Louvre Museum
The Louvre: A Strategy for Not Wasting Your Day
The Louvre holds around 550,000 objects, displays roughly 35,000 of them, and covers 72,735 square metres of exhibition space. If you spent one minute in front of every displayed work, you would need 10 full days. You probably have three hours. Here is how to use them without spending the first 90 minutes in the queue.
Getting In
Book tickets online at ticketlouvre.fr. Timed-entry tickets cost €22 for adults (2025-2026 price). Without a pre-booked slot, the queue at the glass pyramid on a summer day is 90 minutes minimum. The Richelieu Passage entrance from Rue de Rivoli (accessible directly from Palais-Royal - Musée du Louvre metro exit) is faster for ticket-holders.

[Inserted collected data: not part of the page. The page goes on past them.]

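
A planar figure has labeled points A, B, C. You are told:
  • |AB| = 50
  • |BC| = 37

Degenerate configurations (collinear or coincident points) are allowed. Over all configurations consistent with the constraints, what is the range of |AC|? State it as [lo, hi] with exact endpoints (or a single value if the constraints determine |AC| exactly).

|AC| ∈ [13, 87]  (≈ [13.0000, 87.0000])

|AB| ∈ {50}
|BC| ∈ {37}
|AC| ∈ [13, 87]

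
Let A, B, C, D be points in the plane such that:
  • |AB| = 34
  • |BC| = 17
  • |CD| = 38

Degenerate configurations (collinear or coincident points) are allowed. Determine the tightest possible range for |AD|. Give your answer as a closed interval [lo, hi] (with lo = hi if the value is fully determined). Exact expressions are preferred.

|AD| ∈ [0, 89]  (≈ [0.0000, 89.0000])

|AB| ∈ {34}
|BC| ∈ {17}
|CD| ∈ {38}
|AC| ∈ [17, 51]
|BD| ∈ [21, 55]
|AD| ∈ [0, 89]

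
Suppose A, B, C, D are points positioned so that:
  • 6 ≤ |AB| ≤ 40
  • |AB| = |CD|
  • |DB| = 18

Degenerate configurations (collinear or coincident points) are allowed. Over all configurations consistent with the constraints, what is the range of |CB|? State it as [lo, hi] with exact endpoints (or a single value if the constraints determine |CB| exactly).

|CB| ∈ [0, 58]  (≈ [0.0000, 58.0000])

|AB| ∈ [6, 40]
|BD| ∈ {18}
|CD| ∈ [6, 40]
|AD| ∈ [0, 58]
|BC| ∈ [0, 58]
|AC| ∈ [0, 98]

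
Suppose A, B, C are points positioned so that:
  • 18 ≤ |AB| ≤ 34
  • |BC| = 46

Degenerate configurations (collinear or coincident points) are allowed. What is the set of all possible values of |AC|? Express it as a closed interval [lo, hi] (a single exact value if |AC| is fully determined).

|AB| ∈ [18, 34]
|BC| ∈ {46}
|AC| ∈ [12, 80]

|AC| ∈ [12, 80]  (≈ [12.0000, 80.0000])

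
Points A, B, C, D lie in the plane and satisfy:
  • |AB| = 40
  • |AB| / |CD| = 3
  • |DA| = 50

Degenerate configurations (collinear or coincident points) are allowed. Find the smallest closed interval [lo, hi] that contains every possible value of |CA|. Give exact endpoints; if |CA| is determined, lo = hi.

|AB| ∈ {40}
|AD| ∈ {50}
|CD| ∈ {40/3}
|BD| ∈ [10, 90]
|AC| ∈ [110/3, 190/3]
|BC| ∈ [0, 310/3]

|CA| ∈ [110/3, 190/3]  (≈ [36.6667, 63.3333])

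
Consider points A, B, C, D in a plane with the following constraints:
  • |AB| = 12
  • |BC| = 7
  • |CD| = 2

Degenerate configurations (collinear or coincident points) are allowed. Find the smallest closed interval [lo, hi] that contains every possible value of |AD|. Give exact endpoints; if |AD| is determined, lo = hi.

|AD| ∈ [3, 21]  (≈ [3.0000, 21.0000])

|AB| ∈ {12}
|BC| ∈ {7}
|CD| ∈ {2}
|AC| ∈ [5, 19]
|BD| ∈ [5, 9]
|AD| ∈ [3, 21]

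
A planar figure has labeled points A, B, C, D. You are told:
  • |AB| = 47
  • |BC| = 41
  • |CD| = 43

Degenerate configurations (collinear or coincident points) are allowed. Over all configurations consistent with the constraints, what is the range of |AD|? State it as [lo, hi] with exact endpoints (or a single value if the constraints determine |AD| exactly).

|AB| ∈ {47}
|BC| ∈ {41}
|CD| ∈ {43}
|AC| ∈ [6, 88]
|BD| ∈ [2, 84]
|AD| ∈ [0, 131]

|AD| ∈ [0, 131]  (≈ [0.0000, 131.0000])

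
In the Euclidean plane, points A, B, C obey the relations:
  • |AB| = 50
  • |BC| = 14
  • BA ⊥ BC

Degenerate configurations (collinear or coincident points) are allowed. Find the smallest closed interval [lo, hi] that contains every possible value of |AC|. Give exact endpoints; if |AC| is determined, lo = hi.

|AC| = 2·√(674)  (≈ 51.9230)

|AB| ∈ {50}
|BC| ∈ {14}
|AC| ∈ {2·√(674)}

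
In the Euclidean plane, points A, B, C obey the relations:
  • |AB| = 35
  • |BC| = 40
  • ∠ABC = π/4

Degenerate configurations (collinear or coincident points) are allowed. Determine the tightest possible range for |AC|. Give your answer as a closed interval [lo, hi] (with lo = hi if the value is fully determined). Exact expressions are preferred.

|AB| ∈ {35}
|BC| ∈ {40}
|AC| ∈ {5·√(113 - 56·√(2))}

|AC| = 5·√(113 - 56·√(2))  (≈ 29.0706)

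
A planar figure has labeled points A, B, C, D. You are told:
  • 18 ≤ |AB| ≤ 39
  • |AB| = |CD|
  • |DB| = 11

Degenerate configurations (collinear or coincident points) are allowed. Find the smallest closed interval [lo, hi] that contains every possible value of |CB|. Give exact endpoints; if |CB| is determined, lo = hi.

|CB| ∈ [7, 50]  (≈ [7.0000, 50.0000])

|AB| ∈ [18, 39]
|BD| ∈ {11}
|CD| ∈ [18, 39]
|AD| ∈ [7, 50]
|BC| ∈ [7, 50]
|AC| ∈ [0, 89]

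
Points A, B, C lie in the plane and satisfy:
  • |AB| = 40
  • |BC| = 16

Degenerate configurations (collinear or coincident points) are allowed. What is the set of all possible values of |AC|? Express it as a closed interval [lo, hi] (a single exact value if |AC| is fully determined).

|AB| ∈ {40}
|BC| ∈ {16}
|AC| ∈ [24, 56]

|AC| ∈ [24, 56]  (≈ [24.0000, 56.0000])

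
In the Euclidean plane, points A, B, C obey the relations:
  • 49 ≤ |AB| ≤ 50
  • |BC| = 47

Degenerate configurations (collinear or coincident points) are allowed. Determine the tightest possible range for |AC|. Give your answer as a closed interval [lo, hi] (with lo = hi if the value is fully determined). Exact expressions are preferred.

|AB| ∈ [49, 50]
|BC| ∈ {47}
|AC| ∈ [2, 97]

|AC| ∈ [2, 97]  (≈ [2.0000, 97.0000])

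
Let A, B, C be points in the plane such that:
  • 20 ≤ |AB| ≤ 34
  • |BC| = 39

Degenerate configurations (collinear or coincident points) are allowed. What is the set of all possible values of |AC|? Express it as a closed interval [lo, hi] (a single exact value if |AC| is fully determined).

|AB| ∈ [20, 34]
|BC| ∈ {39}
|AC| ∈ [5, 73]

|AC| ∈ [5, 73]  (≈ [5.0000, 73.0000])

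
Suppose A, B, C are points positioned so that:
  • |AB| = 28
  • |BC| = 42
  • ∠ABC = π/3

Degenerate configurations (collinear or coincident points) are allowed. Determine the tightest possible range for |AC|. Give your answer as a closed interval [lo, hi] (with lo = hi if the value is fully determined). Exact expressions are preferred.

|AC| = 14·√(7)  (≈ 37.0405)

|AB| ∈ {28}
|BC| ∈ {42}
|AC| ∈ {14·√(7)}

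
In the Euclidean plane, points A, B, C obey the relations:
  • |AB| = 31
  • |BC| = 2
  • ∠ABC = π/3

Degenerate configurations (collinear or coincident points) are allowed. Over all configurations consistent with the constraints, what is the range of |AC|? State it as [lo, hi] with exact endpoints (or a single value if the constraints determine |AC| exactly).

|AC| = √(903)  (≈ 30.0500)

|AB| ∈ {31}
|BC| ∈ {2}
|AC| ∈ {√(903)}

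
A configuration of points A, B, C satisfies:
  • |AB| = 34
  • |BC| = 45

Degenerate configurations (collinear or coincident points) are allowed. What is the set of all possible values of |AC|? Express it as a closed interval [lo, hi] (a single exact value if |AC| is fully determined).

|AB| ∈ {34}
|BC| ∈ {45}
|AC| ∈ [11, 79]

|AC| ∈ [11, 79]  (≈ [11.0000, 79.0000])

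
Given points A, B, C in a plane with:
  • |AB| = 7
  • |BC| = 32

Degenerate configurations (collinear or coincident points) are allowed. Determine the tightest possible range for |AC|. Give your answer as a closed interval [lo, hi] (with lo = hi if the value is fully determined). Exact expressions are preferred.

|AC| ∈ [25, 39]  (≈ [25.0000, 39.0000])

|AB| ∈ {7}
|BC| ∈ {32}
|AC| ∈ [25, 39]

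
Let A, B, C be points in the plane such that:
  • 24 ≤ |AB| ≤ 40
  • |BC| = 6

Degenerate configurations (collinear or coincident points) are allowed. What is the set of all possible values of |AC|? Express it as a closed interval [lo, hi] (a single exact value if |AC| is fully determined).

|AB| ∈ [24, 40]
|BC| ∈ {6}
|AC| ∈ [18, 46]

|AC| ∈ [18, 46]  (≈ [18.0000, 46.0000])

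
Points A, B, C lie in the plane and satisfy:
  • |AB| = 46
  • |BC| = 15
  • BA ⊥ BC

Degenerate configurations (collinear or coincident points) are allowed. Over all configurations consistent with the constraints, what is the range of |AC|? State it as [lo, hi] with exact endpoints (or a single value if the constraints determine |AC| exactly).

|AC| = √(2341)  (≈ 48.3839)

|AB| ∈ {46}
|BC| ∈ {15}
|AC| ∈ {√(2341)}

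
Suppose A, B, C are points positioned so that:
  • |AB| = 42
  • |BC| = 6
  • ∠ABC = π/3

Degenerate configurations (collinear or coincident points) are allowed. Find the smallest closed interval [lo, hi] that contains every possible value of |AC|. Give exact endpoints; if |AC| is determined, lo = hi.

|AB| ∈ {42}
|BC| ∈ {6}
|AC| ∈ {6·√(43)}

|AC| = 6·√(43)  (≈ 39.3446)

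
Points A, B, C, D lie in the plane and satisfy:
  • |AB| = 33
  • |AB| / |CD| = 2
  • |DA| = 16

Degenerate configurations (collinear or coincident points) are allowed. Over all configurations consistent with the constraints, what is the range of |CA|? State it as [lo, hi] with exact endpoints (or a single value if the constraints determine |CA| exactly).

|AB| ∈ {33}
|AD| ∈ {16}
|CD| ∈ {33/2}
|BD| ∈ [17, 49]
|AC| ∈ [1/2, 65/2]
|BC| ∈ [1/2, 131/2]

|CA| ∈ [1/2, 65/2]  (≈ [0.5000, 32.5000])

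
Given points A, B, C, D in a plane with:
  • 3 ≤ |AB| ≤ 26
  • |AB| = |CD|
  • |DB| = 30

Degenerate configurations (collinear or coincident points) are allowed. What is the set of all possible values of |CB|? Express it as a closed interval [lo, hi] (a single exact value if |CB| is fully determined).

|AB| ∈ [3, 26]
|BD| ∈ {30}
|CD| ∈ [3, 26]
|AD| ∈ [4, 56]
|BC| ∈ [4, 56]
|AC| ∈ [0, 82]

|CB| ∈ [4, 56]  (≈ [4.0000, 56.0000])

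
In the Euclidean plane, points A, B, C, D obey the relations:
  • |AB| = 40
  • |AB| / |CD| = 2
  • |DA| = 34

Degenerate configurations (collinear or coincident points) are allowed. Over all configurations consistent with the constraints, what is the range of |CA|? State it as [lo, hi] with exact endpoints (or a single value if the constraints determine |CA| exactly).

|AB| ∈ {40}
|AD| ∈ {34}
|CD| ∈ {20}
|BD| ∈ [6, 74]
|AC| ∈ [14, 54]
|BC| ∈ [0, 94]

|CA| ∈ [14, 54]  (≈ [14.0000, 54.0000])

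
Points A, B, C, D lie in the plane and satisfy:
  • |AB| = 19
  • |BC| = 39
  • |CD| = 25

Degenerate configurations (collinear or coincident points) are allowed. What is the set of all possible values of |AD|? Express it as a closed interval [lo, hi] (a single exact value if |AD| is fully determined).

|AB| ∈ {19}
|BC| ∈ {39}
|CD| ∈ {25}
|AC| ∈ [20, 58]
|BD| ∈ [14, 64]
|AD| ∈ [0, 83]

|AD| ∈ [0, 83]  (≈ [0.0000, 83.0000])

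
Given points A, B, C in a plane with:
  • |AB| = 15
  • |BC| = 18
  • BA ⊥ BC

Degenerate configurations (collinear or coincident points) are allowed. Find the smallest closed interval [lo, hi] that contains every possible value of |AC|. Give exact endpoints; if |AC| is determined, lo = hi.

|AB| ∈ {15}
|BC| ∈ {18}
|AC| ∈ {3·√(61)}

|AC| = 3·√(61)  (≈ 23.4307)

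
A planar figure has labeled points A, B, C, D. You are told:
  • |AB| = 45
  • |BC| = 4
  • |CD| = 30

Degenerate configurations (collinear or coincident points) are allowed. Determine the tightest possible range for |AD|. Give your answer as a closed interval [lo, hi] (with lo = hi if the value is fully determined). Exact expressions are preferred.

|AD| ∈ [11, 79]  (≈ [11.0000, 79.0000])

|AB| ∈ {45}
|BC| ∈ {4}
|CD| ∈ {30}
|AC| ∈ [41, 49]
|BD| ∈ [26, 34]
|AD| ∈ [11, 79]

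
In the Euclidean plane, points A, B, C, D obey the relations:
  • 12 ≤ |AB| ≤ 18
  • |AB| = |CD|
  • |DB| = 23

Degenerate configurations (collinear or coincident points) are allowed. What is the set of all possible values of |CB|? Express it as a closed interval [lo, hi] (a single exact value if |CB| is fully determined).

|AB| ∈ [12, 18]
|BD| ∈ {23}
|CD| ∈ [12, 18]
|AD| ∈ [5, 41]
|BC| ∈ [5, 41]
|AC| ∈ [0, 59]

|CB| ∈ [5, 41]  (≈ [5.0000, 41.0000])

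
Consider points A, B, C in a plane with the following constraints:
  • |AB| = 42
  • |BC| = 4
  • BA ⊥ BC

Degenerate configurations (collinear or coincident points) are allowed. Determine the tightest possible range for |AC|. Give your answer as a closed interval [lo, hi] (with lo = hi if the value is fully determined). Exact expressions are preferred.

|AC| = 2·√(445)  (≈ 42.1900)

|AB| ∈ {42}
|BC| ∈ {4}
|AC| ∈ {2·√(445)}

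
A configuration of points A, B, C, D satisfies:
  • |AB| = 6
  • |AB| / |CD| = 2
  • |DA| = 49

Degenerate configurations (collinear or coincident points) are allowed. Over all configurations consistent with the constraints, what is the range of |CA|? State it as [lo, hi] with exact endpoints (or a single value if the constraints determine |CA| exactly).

|CA| ∈ [46, 52]  (≈ [46.0000, 52.0000])

|AB| ∈ {6}
|AD| ∈ {49}
|CD| ∈ {3}
|BD| ∈ [43, 55]
|AC| ∈ [46, 52]
|BC| ∈ [40, 58]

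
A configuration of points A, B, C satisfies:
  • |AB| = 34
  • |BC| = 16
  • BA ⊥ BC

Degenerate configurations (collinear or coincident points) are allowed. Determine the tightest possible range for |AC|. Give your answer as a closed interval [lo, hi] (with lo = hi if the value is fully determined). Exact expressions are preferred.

|AC| = 2·√(353)  (≈ 37.5766)

|AB| ∈ {34}
|BC| ∈ {16}
|AC| ∈ {2·√(353)}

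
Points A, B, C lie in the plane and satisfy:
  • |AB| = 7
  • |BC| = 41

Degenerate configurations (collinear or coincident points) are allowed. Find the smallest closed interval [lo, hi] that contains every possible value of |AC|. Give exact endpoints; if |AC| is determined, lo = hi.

|AB| ∈ {7}
|BC| ∈ {41}
|AC| ∈ [34, 48]

|AC| ∈ [34, 48]  (≈ [34.0000, 48.0000])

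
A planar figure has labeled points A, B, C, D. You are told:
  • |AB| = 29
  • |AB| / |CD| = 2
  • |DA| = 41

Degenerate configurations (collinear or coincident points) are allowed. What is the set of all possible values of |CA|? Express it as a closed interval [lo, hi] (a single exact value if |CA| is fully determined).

|CA| ∈ [53/2, 111/2]  (≈ [26.5000, 55.5000])

|AB| ∈ {29}
|AD| ∈ {41}
|CD| ∈ {29/2}
|BD| ∈ [12, 70]
|AC| ∈ [53/2, 111/2]
|BC| ∈ [0, 169/2]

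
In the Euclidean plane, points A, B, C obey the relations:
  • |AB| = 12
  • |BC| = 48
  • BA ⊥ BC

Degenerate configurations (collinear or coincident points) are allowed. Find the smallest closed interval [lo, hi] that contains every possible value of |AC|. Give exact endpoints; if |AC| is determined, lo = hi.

|AC| = 12·√(17)  (≈ 49.4773)

|AB| ∈ {12}
|BC| ∈ {48}
|AC| ∈ {12·√(17)}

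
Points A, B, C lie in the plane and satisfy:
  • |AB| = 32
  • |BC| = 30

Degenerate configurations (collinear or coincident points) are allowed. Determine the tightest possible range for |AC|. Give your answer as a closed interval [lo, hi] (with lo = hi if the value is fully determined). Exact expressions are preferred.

|AC| ∈ [2, 62]  (≈ [2.0000, 62.0000])

|AB| ∈ {32}
|BC| ∈ {30}
|AC| ∈ [2, 62]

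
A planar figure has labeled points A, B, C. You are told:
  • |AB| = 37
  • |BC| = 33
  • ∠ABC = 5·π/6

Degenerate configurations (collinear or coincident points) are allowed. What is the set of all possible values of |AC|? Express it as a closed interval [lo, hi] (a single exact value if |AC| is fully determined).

|AC| = √(1221·√(3) + 2458)  (≈ 67.6227)

|AB| ∈ {37}
|BC| ∈ {33}
|AC| ∈ {√(1221·√(3) + 2458)}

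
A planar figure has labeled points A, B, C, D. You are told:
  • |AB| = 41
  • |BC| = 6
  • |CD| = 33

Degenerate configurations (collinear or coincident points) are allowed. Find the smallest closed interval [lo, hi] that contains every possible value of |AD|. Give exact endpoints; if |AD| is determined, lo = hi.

|AB| ∈ {41}
|BC| ∈ {6}
|CD| ∈ {33}
|AC| ∈ [35, 47]
|BD| ∈ [27, 39]
|AD| ∈ [2, 80]

|AD| ∈ [2, 80]  (≈ [2.0000, 80.0000])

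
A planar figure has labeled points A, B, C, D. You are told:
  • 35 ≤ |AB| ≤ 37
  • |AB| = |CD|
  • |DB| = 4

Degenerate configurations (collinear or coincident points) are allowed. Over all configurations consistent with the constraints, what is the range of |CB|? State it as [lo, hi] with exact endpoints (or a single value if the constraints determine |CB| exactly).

|AB| ∈ [35, 37]
|BD| ∈ {4}
|CD| ∈ [35, 37]
|AD| ∈ [31, 41]
|BC| ∈ [31, 41]
|AC| ∈ [0, 78]

|CB| ∈ [31, 41]  (≈ [31.0000, 41.0000])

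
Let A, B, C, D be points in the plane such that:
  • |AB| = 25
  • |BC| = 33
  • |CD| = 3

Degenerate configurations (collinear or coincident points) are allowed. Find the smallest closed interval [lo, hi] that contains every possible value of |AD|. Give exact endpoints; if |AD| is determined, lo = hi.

|AB| ∈ {25}
|BC| ∈ {33}
|CD| ∈ {3}
|AC| ∈ [8, 58]
|BD| ∈ [30, 36]
|AD| ∈ [5, 61]

|AD| ∈ [5, 61]  (≈ [5.0000, 61.0000])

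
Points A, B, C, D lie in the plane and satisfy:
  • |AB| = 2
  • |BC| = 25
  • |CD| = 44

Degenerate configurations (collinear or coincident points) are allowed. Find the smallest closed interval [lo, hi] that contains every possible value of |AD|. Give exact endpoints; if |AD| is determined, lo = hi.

|AD| ∈ [17, 71]  (≈ [17.0000, 71.0000])

|AB| ∈ {2}
|BC| ∈ {25}
|CD| ∈ {44}
|AC| ∈ [23, 27]
|BD| ∈ [19, 69]
|AD| ∈ [17, 71]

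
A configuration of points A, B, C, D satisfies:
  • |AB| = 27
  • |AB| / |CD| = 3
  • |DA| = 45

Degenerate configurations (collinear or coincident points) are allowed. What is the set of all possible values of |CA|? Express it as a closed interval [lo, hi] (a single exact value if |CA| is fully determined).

|AB| ∈ {27}
|AD| ∈ {45}
|CD| ∈ {9}
|BD| ∈ [18, 72]
|AC| ∈ [36, 54]
|BC| ∈ [9, 81]

|CA| ∈ [36, 54]  (≈ [36.0000, 54.0000])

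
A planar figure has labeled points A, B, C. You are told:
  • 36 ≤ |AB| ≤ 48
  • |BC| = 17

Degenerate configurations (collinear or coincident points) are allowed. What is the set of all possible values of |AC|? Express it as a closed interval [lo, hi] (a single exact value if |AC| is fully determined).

|AB| ∈ [36, 48]
|BC| ∈ {17}
|AC| ∈ [19, 65]

|AC| ∈ [19, 65]  (≈ [19.0000, 65.0000])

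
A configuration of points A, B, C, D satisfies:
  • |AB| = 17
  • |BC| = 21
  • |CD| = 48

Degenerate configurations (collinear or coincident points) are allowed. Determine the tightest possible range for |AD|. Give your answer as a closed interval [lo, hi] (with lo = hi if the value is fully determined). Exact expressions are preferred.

|AB| ∈ {17}
|BC| ∈ {21}
|CD| ∈ {48}
|AC| ∈ [4, 38]
|BD| ∈ [27, 69]
|AD| ∈ [10, 86]

|AD| ∈ [10, 86]  (≈ [10.0000, 86.0000])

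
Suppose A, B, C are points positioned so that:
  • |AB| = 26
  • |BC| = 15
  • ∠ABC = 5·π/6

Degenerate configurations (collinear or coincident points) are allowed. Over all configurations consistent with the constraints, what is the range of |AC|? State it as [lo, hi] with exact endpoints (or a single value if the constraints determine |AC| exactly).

|AC| = √(390·√(3) + 901)  (≈ 39.7052)

|AB| ∈ {26}
|BC| ∈ {15}
|AC| ∈ {√(390·√(3) + 901)}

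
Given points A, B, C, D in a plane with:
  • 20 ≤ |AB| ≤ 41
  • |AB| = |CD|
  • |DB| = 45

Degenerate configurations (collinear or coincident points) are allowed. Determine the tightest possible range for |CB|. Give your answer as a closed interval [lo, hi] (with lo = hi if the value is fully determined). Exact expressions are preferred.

|AB| ∈ [20, 41]
|BD| ∈ {45}
|CD| ∈ [20, 41]
|AD| ∈ [4, 86]
|BC| ∈ [4, 86]
|AC| ∈ [0, 127]

|CB| ∈ [4, 86]  (≈ [4.0000, 86.0000])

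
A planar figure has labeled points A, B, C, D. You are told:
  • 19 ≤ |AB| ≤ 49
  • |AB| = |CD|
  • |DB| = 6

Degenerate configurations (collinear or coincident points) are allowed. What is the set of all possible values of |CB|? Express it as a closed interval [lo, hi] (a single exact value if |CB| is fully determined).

|AB| ∈ [19, 49]
|BD| ∈ {6}
|CD| ∈ [19, 49]
|AD| ∈ [13, 55]
|BC| ∈ [13, 55]
|AC| ∈ [0, 104]

|CB| ∈ [13, 55]  (≈ [13.0000, 55.0000])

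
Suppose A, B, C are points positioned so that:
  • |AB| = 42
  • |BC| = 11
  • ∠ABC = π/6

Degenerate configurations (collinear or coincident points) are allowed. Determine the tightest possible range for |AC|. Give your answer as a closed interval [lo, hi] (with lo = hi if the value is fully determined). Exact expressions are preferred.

|AB| ∈ {42}
|BC| ∈ {11}
|AC| ∈ {√(1885 - 462·√(3))}

|AC| = √(1885 - 462·√(3))  (≈ 32.9362)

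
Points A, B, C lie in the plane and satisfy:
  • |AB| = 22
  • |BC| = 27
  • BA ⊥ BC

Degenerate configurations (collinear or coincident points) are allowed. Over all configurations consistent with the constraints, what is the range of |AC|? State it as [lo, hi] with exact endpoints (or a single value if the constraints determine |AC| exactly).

|AC| = √(1213)  (≈ 34.8281)

|AB| ∈ {22}
|BC| ∈ {27}
|AC| ∈ {√(1213)}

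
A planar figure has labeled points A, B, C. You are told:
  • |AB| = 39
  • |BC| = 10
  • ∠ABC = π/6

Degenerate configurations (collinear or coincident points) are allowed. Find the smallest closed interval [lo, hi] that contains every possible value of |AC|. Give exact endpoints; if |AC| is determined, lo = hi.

|AC| = √(1621 - 390·√(3))  (≈ 30.7490)

|AB| ∈ {39}
|BC| ∈ {10}
|AC| ∈ {√(1621 - 390·√(3))}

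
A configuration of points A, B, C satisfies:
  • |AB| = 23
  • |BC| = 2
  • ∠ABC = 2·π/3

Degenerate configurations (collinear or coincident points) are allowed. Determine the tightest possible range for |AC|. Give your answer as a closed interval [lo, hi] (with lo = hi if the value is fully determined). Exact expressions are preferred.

|AC| = √(579)  (≈ 24.0624)

|AB| ∈ {23}
|BC| ∈ {2}
|AC| ∈ {√(579)}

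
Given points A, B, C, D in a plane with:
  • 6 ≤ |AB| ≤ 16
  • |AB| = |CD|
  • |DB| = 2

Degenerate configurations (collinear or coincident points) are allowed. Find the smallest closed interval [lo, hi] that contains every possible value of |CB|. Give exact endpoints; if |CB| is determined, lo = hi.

|CB| ∈ [4, 18]  (≈ [4.0000, 18.0000])

|AB| ∈ [6, 16]
|BD| ∈ {2}
|CD| ∈ [6, 16]
|AD| ∈ [4, 18]
|BC| ∈ [4, 18]
|AC| ∈ [0, 34]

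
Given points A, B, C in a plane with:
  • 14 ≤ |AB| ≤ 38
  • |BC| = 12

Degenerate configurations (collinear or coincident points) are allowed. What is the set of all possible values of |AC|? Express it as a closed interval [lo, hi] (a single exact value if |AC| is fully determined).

|AC| ∈ [2, 50]  (≈ [2.0000, 50.0000])

|AB| ∈ [14, 38]
|BC| ∈ {12}
|AC| ∈ [2, 50]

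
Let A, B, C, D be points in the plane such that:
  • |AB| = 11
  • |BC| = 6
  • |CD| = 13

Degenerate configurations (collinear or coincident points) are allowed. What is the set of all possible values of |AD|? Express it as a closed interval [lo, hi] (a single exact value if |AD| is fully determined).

|AB| ∈ {11}
|BC| ∈ {6}
|CD| ∈ {13}
|AC| ∈ [5, 17]
|BD| ∈ [7, 19]
|AD| ∈ [0, 30]

|AD| ∈ [0, 30]  (≈ [0.0000, 30.0000])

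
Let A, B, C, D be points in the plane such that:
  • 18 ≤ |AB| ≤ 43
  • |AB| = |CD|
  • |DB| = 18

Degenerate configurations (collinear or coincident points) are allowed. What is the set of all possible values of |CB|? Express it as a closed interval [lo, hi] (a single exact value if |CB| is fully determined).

|AB| ∈ [18, 43]
|BD| ∈ {18}
|CD| ∈ [18, 43]
|AD| ∈ [0, 61]
|BC| ∈ [0, 61]
|AC| ∈ [0, 104]

|CB| ∈ [0, 61]  (≈ [0.0000, 61.0000])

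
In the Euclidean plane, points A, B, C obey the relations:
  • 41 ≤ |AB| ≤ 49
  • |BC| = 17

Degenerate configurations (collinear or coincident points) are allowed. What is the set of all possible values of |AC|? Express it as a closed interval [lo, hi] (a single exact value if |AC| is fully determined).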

Free on the first Sunday of each month from October through March, and free for visitors under 18. On free summer Sundays it gets very crowded; arrive at opening (09:00).
The museum is closed on Tuesdays. Open Monday, Thursday, Saturday, Sunday 09:00-18:00; Wednesday and Friday 09:00-21:45. The Wednesday and Friday evening sessions are significantly less crowded than daytime. If you are flexible, Friday evening is the best time to visit the Louvre.
Three Routes Through the Collection
Route 1: The Greatest Hits (2 hours)
Denon wing, first floor. The Mona Lisa is in room 711, behind glass, across a red cord, surrounded by people holding phones. It is smaller than most people expect (53 x 77 cm). The Wedding at Cana by Paolo Veronese, directly across from it on the same wall, is 10 metres wide and technically comparable. Most visitors ignore it entirely.
Continue to the Winged Victory of Samothrace at the top of the Daru Staircase – a headless Hellenistic marble figure that is exactly as impressive as advertised – and Venus de Milo in room 346.
Route 2: The Less Photographed, Equally Good (2 hours)
Richelieu wing, second floor: French paintings from the 17th and 18th centuries, far fewer crowds. Watteau’s Embarkation for Cythera, Poussin’s studies of antiquity.
Denon wing, ground floor: Greek and Roman antiquities, including the Borghese Gladiator, a late Hellenistic marble that is simply one of the best things in the entire museum. Almost no one goes there because it does not appear in the tourist top-ten lists.
Route 3: For Children or Non-Specialists (1.5 hours)
Egyptian Antiquities in the Sully wing has one of the best Egyptian collections outside Cairo. The everyday life section – domestic objects, writing tools, furniture – is more engaging for children than the mummies, which are smaller and less dramatic than cinema suggests.
The Building
The Louvre was a fortress (12th century), then a royal palace, then France’s first state museum (1793). The medieval foundations are visible in the Sully wing basement: the moat and towers of Philip II’s 12th-century fortress, included in general admission. The glass pyramid by I.M. Pei opened in 1989, was massively controversial at the time, and is now generally considered successful. It serves as a natural light source for the underground hall below.
Near the Museum
Jardin des Tuileries runs east from the Louvre toward Place de la Concorde: 63 acres of formal garden, free to walk through, with the best views of the Louvre’s Denon wing facade from the eastern terrace.
Palais-Royal, 200 metres north, has free gardens with arcades of specialist shops (vintage coins, stamps, antiques) and the Buren striped columns in the central courtyard. Good for coffee from the adjacent cafes.
Musée d’Orsay, 1.5km southwest, has the Impressionist collection the Louvre lacks, housed in a converted Beaux-Arts railway station. If you are in Paris for more than two days, both museums need their own afternoon.
Eating
Avoid the Louvre’s own restaurant. For food near the museum: Angelina at 226 Rue de Rivoli has served the same thick hot chocolate recipe since 1903 (around €9 a cup). Juveniles at 47 Rue de Richelieu is a wine bar doing a short lunch menu with good cheese and charcuterie, unpretentious, local crowd.